NJ Commission Surfaces, Without a Message

Governor McGreevey’s Blue Ribbon Transportation Commission will hold hearings on October 20 and 22 in Newark and New Brunswick, respectively. The governor established the commission early in the year to identify major infrastructure needs and recommend ways to pay for them.

A NJ DOT spokesperson told reporters last week that the hearings are to solicit input from drivers, transit riders and citizens about improving transportation in the state.

It’s not clear the hearings will do that effectively, or what the commission really expects to get out of them. Only one hearing is in the evening, when most working citizens can attend (Weds., Oct. 22nd in New Brunswick — see calendar). Neither the Tri-State Transportation Campaign nor other public interest groups contacted by MTR last week received direct notice of the meetings.

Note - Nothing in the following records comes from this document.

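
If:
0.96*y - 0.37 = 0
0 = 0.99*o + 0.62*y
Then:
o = -0.24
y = 0.39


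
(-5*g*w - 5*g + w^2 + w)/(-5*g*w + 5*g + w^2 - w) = (w + 1)/(w - 1)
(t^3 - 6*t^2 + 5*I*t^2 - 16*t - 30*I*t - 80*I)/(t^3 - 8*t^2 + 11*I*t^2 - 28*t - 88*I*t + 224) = (t^2 + t*(2 + 5*I) + 10*I)/(t^2 + 11*I*t - 28)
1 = 1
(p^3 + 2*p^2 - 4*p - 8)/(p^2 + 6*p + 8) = (p^2 - 4)/(p + 4)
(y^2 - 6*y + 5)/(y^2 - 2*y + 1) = (y - 5)/(y - 1)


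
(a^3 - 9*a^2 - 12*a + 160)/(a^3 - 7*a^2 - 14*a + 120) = (a - 8)/(a - 6)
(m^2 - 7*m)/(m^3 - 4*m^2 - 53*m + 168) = m*(m - 7)/(m^3 - 4*m^2 - 53*m + 168)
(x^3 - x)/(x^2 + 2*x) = (x^2 - 1)/(x + 2)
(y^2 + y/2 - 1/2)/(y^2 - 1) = (y - 1/2)/(y - 1)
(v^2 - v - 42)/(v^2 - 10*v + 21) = (v + 6)/(v - 3)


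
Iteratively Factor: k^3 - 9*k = (k + 3)*(k^2 - 3*k) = (k - 3)*(k + 3)*(k)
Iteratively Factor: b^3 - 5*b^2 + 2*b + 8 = (b + 1)*(b^2 - 6*b + 8) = (b - 2)*(b + 1)*(b - 4)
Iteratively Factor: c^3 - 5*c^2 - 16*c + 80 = (c - 4)*(c^2 - c - 20) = (c - 5)*(c - 4)*(c + 4)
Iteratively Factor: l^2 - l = (l - 1)*(l)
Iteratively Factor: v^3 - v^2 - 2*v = (v)*(v^2 - v - 2) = v*(v + 1)*(v - 2)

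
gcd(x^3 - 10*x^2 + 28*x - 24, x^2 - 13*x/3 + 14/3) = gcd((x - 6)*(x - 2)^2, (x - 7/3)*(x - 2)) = x - 2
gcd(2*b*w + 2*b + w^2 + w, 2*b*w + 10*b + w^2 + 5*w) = 2*b + w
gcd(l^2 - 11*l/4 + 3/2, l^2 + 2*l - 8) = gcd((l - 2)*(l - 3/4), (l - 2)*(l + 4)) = l - 2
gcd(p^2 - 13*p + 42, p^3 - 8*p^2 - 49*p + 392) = p - 7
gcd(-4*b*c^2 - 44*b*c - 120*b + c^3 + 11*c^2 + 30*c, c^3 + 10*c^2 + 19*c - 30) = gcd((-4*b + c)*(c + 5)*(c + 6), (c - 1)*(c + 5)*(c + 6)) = c^2 + 11*c + 30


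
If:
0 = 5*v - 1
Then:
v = 1/5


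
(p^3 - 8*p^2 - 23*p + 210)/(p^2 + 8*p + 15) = (p^2 - 13*p + 42)/(p + 3)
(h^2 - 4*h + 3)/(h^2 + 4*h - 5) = (h - 3)/(h + 5)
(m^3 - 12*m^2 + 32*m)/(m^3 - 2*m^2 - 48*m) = (m - 4)/(m + 6)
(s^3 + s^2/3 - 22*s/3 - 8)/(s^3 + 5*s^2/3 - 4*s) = (3*s^3 + s^2 - 22*s - 24)/(s*(3*s^2 + 5*s - 12))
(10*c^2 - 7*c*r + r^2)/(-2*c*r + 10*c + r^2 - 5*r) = (-5*c + r)/(r - 5)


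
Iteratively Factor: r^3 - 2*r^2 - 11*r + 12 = (r + 3)*(r^2 - 5*r + 4) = (r - 1)*(r + 3)*(r - 4)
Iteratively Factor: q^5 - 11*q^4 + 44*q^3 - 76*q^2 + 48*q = (q - 2)*(q^4 - 9*q^3 + 26*q^2 - 24*q) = (q - 3)*(q - 2)*(q^3 - 6*q^2 + 8*q) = (q - 3)*(q - 2)^2*(q^2 - 4*q) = q*(q - 3)*(q - 2)^2*(q - 4)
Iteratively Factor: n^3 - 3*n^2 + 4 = (n + 1)*(n^2 - 4*n + 4) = (n - 2)*(n + 1)*(n - 2)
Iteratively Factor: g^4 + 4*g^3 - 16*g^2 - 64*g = (g + 4)*(g^3 - 16*g) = (g + 4)^2*(g^2 - 4*g) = (g - 4)*(g + 4)^2*(g)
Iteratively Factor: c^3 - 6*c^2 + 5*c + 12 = (c - 3)*(c^2 - 3*c - 4) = (c - 3)*(c + 1)*(c - 4)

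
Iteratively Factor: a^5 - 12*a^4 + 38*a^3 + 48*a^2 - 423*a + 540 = (a + 3)*(a^4 - 15*a^3 + 83*a^2 - 201*a + 180) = (a - 4)*(a + 3)*(a^3 - 11*a^2 + 39*a - 45) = (a - 5)*(a - 4)*(a + 3)*(a^2 - 6*a + 9) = (a - 5)*(a - 4)*(a - 3)*(a + 3)*(a - 3)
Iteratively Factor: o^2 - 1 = (o + 1)*(o - 1)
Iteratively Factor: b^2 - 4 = (b - 2)*(b + 2)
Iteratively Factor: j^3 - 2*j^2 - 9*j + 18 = (j - 3)*(j^2 + j - 6) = (j - 3)*(j - 2)*(j + 3)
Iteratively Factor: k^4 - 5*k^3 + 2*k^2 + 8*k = (k + 1)*(k^3 - 6*k^2 + 8*k) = (k - 4)*(k + 1)*(k^2 - 2*k) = (k - 4)*(k - 2)*(k + 1)*(k)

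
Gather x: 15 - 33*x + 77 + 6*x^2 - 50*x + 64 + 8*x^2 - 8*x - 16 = 14*x^2 - 91*x + 140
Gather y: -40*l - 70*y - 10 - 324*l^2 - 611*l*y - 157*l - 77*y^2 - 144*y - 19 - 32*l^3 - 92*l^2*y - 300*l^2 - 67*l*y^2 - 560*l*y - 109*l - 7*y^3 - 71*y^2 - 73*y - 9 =-32*l^3 - 624*l^2 - 306*l - 7*y^3 + y^2*(-67*l - 148) + y*(-92*l^2 - 1171*l - 287) - 38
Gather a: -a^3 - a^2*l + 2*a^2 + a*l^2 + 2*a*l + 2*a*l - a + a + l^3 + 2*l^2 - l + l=-a^3 + a^2*(2 - l) + a*(l^2 + 4*l) + l^3 + 2*l^2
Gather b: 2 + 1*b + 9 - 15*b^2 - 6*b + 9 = -15*b^2 - 5*b + 20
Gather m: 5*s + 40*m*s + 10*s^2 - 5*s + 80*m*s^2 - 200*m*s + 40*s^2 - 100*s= m*(80*s^2 - 160*s) + 50*s^2 - 100*s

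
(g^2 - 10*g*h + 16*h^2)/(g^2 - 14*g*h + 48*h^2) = (g - 2*h)/(g - 6*h)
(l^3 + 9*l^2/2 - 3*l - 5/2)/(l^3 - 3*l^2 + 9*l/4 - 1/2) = 2*(2*l^3 + 9*l^2 - 6*l - 5)/(4*l^3 - 12*l^2 + 9*l - 2)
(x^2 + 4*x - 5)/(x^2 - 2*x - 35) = (x - 1)/(x - 7)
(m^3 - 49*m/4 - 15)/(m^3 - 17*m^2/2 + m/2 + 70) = (m + 3/2)/(m - 7)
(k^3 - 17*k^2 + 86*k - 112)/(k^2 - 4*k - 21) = (k^2 - 10*k + 16)/(k + 3)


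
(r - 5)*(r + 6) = r^2 + r - 30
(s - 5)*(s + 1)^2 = s^3 - 3*s^2 - 9*s - 5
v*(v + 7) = v^2 + 7*v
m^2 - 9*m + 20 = (m - 5)*(m - 4)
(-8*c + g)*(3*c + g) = -24*c^2 - 5*c*g + g^2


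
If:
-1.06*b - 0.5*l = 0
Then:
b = -0.471698113207547*l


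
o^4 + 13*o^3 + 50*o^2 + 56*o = o*(o + 2)*(o + 4)*(o + 7)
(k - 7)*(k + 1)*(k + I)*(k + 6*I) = k^4 - 6*k^3 + 7*I*k^3 - 13*k^2 - 42*I*k^2 + 36*k - 49*I*k + 42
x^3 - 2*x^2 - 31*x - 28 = (x - 7)*(x + 1)*(x + 4)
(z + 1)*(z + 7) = z^2 + 8*z + 7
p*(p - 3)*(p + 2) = p^3 - p^2 - 6*p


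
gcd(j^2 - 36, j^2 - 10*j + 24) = j - 6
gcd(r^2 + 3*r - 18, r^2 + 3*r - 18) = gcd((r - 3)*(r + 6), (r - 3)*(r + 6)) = r^2 + 3*r - 18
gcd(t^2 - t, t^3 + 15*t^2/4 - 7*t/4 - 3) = t - 1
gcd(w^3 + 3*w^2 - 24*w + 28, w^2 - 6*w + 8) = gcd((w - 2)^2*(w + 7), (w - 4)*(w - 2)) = w - 2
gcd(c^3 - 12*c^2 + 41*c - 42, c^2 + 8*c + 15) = 1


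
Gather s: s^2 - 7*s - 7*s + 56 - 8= s^2 - 14*s + 48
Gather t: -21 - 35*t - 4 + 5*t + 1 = -30*t - 24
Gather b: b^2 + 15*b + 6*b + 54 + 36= b^2 + 21*b + 90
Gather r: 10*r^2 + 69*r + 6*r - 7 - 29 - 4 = 10*r^2 + 75*r - 40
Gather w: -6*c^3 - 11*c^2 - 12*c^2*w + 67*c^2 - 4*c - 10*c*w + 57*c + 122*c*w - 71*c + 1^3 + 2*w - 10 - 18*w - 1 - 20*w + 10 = -6*c^3 + 56*c^2 - 18*c + w*(-12*c^2 + 112*c - 36)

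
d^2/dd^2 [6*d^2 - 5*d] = 12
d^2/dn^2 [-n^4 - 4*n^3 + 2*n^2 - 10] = -12*n^2 - 24*n + 4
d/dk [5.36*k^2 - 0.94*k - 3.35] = 10.72*k - 0.94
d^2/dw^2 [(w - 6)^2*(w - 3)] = 6*w - 30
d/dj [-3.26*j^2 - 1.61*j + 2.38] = -6.52*j - 1.61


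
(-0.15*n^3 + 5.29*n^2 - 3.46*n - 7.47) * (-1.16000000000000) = 0.174*n^3 - 6.1364*n^2 + 4.0136*n + 8.6652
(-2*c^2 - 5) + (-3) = -2*c^2 - 8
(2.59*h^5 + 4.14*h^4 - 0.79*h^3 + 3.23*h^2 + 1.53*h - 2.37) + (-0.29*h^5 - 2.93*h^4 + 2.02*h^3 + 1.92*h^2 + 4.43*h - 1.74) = 2.3*h^5 + 1.21*h^4 + 1.23*h^3 + 5.15*h^2 + 5.96*h - 4.11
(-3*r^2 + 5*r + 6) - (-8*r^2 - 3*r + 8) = 5*r^2 + 8*r - 2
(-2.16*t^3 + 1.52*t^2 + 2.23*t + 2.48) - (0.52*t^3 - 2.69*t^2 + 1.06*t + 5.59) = -2.68*t^3 + 4.21*t^2 + 1.17*t - 3.11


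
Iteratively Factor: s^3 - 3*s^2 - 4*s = (s)*(s^2 - 3*s - 4) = s*(s - 4)*(s + 1)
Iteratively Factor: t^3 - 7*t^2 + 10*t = (t)*(t^2 - 7*t + 10) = t*(t - 5)*(t - 2)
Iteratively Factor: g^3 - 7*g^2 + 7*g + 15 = (g - 3)*(g^2 - 4*g - 5) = (g - 5)*(g - 3)*(g + 1)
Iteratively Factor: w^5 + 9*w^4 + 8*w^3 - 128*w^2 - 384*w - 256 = (w + 1)*(w^4 + 8*w^3 - 128*w - 256) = (w - 4)*(w + 1)*(w^3 + 12*w^2 + 48*w + 64) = (w - 4)*(w + 1)*(w + 4)*(w^2 + 8*w + 16) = (w - 4)*(w + 1)*(w + 4)^2*(w + 4)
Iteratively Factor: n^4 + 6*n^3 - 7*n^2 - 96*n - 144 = (n + 3)*(n^3 + 3*n^2 - 16*n - 48) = (n + 3)^2*(n^2 - 16) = (n + 3)^2*(n + 4)*(n - 4)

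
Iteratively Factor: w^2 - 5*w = (w - 5)*(w)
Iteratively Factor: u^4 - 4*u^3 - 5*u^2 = (u)*(u^3 - 4*u^2 - 5*u) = u*(u + 1)*(u^2 - 5*u) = u^2*(u + 1)*(u - 5)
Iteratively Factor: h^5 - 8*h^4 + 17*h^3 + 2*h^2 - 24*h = (h - 4)*(h^4 - 4*h^3 + h^2 + 6*h) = (h - 4)*(h - 2)*(h^3 - 2*h^2 - 3*h) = (h - 4)*(h - 3)*(h - 2)*(h^2 + h) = (h - 4)*(h - 3)*(h - 2)*(h + 1)*(h)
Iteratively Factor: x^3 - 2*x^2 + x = (x - 1)*(x^2 - x) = x*(x - 1)*(x - 1)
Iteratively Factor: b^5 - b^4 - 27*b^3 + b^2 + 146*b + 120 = (b + 1)*(b^4 - 2*b^3 - 25*b^2 + 26*b + 120) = (b - 5)*(b + 1)*(b^3 + 3*b^2 - 10*b - 24) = (b - 5)*(b + 1)*(b + 4)*(b^2 - b - 6) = (b - 5)*(b - 3)*(b + 1)*(b + 4)*(b + 2)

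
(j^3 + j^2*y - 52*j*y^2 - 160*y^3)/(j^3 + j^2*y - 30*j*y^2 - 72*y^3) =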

If the commission’s purpose is to develop strong policy recommendations and prepare the ground for the state to raise new revenue to meet New Jersey’s transport needs, a better use of the hearings might have been to accompany them with the issuance of a statement of findings and a broad menu of options for increasing transportation spending for hearing attendees to respond to. Instead, the sessions appear to be open-mike affairs without any guidance about what the commission is after.

A low-level buzz in Trenton says the administration may propose some form of state gas tax increase after the November legislative elections. New Jersey has one of the lowest state gas taxes in the country, and the state will likely need new revenue during the next few years to avoid transportation spending reductions.

How a gas tax increase or other revenue measure will be received by transportation policy reform constituencies will depend on what the state says it will spend the new money on, and how it plans to guarantee agency compliance with any such announced spending plan.